South Korea’s steel industry, a global heavyweight, is facing mounting pressure to embrace hydrogen-based direct-reduced iron (DRI) technology.

Environmental campaigners and industry experts are raising alarms about the potential competitive disadvantage against Europe, the United States, and Japan if South Korea does not significantly increase its subsidies for this emerging technology.

A recent report by Solutions for Our Climate (SOFC), a non-profit organization known for its legal challenges against the Korean government’s support for blue hydrogen, highlights the disparity in government spending on hydrogen-based steelmaking. According to the report, the German government is outspending its Korean counterparts by a factor of 38, despite Germany producing only half the amount of steel that Korea does. This significant investment gap could have far-reaching implications for South Korea’s position in the global steel market.

Hydrogen-based DRI technology is viewed as a cornerstone of the future steel industry, offering a pathway to drastically reduce carbon emissions. Traditional steelmaking processes are highly carbon-intensive, and hydrogen-based methods promise to cut down these emissions significantly by using hydrogen instead of coal. The adoption of this technology is critical for meeting international climate targets and maintaining competitiveness in an increasingly green-conscious market.

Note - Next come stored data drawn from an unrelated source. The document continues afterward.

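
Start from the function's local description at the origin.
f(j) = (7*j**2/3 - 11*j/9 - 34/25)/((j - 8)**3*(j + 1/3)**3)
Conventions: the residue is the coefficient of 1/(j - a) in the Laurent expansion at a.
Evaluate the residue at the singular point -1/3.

At the order-3 pole -1/3 set g(j) = (j - (-1/3))^3*f(j) = (7*j**2/3 - 11*j/9 - 34/25)/(j - 8)**3.
Order-3 pole: residue = g''(a)/2; g''(-1/3) = -1074456/244140625, so the residue is -537228/244140625.

The residue is -537228/244140625.


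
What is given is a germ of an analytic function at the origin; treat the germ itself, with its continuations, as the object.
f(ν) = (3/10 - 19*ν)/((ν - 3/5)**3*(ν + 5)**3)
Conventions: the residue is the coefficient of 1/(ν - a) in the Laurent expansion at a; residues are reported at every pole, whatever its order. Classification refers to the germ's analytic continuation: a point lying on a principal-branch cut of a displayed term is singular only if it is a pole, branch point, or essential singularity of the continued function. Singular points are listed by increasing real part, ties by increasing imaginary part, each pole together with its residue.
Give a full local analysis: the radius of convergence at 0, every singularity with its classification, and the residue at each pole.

Radius of convergence at 0: 3/5.
At -5: a pole of order 3; residue -789375/17210368.
At 3/5: a pole of order 3; residue 789375/17210368.

Denominator factor (ν - 3/5)^3: pole of order 3 at 3/5, modulus 3/5.
Denominator factor (ν + 5)^3: pole of order 3 at -5, modulus 5.
The radius of convergence is the smallest modulus among the singular points: 3/5.
At the order-3 pole -5 set g(ν) = (ν - (-5))^3*f(ν) = (3/10 - 19*ν)/(ν - 3/5)**3.
Order-3 pole: residue = g''(a)/2; g''(-5) = -789375/8605184, so the residue is -789375/17210368.
At the order-3 pole 3/5 set g(ν) = (ν - (3/5))^3*f(ν) = (3/10 - 19*ν)/(ν + 5)**3.
Order-3 pole: residue = g''(a)/2; g''(3/5) = 789375/8605184, so the residue is 789375/17210368.
List the singular points by increasing real part (a conjugate pair: the negative imaginary part first).


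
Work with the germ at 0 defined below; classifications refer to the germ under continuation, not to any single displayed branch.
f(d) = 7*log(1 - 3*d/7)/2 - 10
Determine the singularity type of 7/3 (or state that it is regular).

The point is a logarithmic branch point.

The term (7/2)*log(1 - d/(7/3)) has argument 1 - 7/3/(7/3) = 0 at 7/3: a logarithmic (infinitely-sheeted) branch point; the remaining terms are analytic or single-valued there.


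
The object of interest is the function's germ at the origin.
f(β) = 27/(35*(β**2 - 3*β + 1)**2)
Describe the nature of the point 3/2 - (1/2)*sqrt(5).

The denominator factor β**2 - 3*β + 1 vanishes at 3/2 - (1/2)*sqrt(5) and appears to the power 2; the numerator there equals 27/35, nonzero, and no other factor vanishes.
Hence a pole whose order is the multiplicity, 2.

The point is a pole of order 2.


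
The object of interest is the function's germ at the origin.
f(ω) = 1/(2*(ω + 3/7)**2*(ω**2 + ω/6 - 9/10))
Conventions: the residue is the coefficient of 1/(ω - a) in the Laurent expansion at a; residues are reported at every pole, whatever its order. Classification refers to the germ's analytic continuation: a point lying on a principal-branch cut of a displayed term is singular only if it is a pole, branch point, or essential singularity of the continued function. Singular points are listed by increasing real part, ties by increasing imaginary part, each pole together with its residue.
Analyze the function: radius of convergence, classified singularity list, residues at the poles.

Radius of convergence at 0: 3/7.
At -1/12 - (1/60)*sqrt(3265): a pole of order 1; residue -248675/893976 - (4434745/583766328)*sqrt(3265).
At -3/7: a pole of order 2; residue 248675/446988.
At -1/12 + (1/60)*sqrt(3265): a pole of order 1; residue -248675/893976 + (4434745/583766328)*sqrt(3265).


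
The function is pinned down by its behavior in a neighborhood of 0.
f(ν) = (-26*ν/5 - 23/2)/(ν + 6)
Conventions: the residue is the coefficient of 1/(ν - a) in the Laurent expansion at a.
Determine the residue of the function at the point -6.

At the order-1 pole -6 set g(ν) = (ν - (-6))*f(ν) = -26*ν/5 - 23/2.
Simple pole: residue = g(a) at a = -6, which is 197/10.

The residue is 197/10.


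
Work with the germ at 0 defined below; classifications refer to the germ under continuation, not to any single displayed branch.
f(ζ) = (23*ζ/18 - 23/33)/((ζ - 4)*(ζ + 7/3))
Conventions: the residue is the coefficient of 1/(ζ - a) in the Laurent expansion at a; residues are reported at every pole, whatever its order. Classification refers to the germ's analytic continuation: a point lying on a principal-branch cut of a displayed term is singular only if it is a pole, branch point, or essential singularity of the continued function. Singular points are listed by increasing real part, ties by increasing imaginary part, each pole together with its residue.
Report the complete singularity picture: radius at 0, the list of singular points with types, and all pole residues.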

Germany’s aggressive investment in hydrogen DRI technology sets a challenging benchmark. The German government has committed substantial funds to support the transition to green steel, recognizing the dual benefits of reducing carbon emissions and securing a leading position in the next generation of steel production. This proactive approach is contrasted sharply with South Korea’s relatively modest support, raising concerns about the long-term viability of its steel industry.

The potential consequences for South Korea are significant. Without increased subsidies and a robust commitment to hydrogen-based technologies, South Korean steel producers risk falling behind their international counterparts. This lag could result in lost market share, reduced competitiveness, and a diminished ability to meet the growing demand for green steel from environmentally conscious consumers and regulators.